Hooks support global and workspace configuration. Workspace config overrides or extends global config, which makes it the right place for project-specific formatting, audit, and notification rules.

FieldDescription
Hooks.EnabledEnables Hooks
Hooks.EventsHook lists grouped by event name
nameHook name for logs and troubleshooting
typeSupports "command"
commandShell command to run
matcherRegex for matching tool names.

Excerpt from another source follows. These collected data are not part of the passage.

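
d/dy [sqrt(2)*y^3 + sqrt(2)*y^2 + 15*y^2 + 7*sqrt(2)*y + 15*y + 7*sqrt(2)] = 3*sqrt(2)*y^2 + 2*sqrt(2)*y + 30*y + 7*sqrt(2) + 15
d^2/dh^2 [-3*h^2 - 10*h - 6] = -6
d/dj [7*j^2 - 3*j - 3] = 14*j - 3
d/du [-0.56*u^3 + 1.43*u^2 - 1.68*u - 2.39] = -1.68*u^2 + 2.86*u - 1.68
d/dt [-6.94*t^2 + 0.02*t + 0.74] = 0.02 - 13.88*t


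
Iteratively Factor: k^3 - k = (k + 1)*(k^2 - k) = k*(k + 1)*(k - 1)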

Empty matches all tool-related events
timeoutSecondsHook timeout

For all events, stdin payloads, exit-code semantics, and examples, see Hooks Reference.

Usage Examples

ScenarioEventBehavior
Format after file writesAfterToolCallMatch WriteFile / EditFile and run a formatter
Shell command security guardBeforeToolCallInspect dangerous commands and return non-zero to block
Notify after Agent completionAfterTurnSend a summary to WeCom, Feishu, or an internal system
Audit automation tasksAutomation-related eventsWrite external audit logs

Advanced Topics

Execution Model

Hook processes receive JSON context through stdin. DotCraft waits for the command to exit and uses the exit code to decide whether the current operation continues:

Exit codeMeaning
0Hook succeeded, continue
Non-zeroHook failed; blocking events interrupt the current operation

Matcher

matcher is a regular expression and only applies to tool-related events. Common examples:

matcherMatches
`WriteFileEditFile`
ExecShell commands
.*All tools

Best Practices

  • Keep Hook scripts small; put complex logic in project scripts.
  • For observing Hooks, append || true when failures should not affect the main flow.
  • Blocking Hooks should print clear error messages so users know how to fix the issue.
  • Do not commit sensitive tokens. Prefer environment variables or global config.

Troubleshooting

Hook does not run

Confirm Hooks.Enabled = true, the event name is correct, matcher matches the current tool name, and the command path works from the current workspace.

Hook times out

Increase timeoutSeconds or move slow work to a background queue. Hooks are best for short tasks, not long-running Agent blockers.

Can Hooks modify tool arguments?

Hooks cannot modify tool arguments or tool results. They can only observe or block the current operation.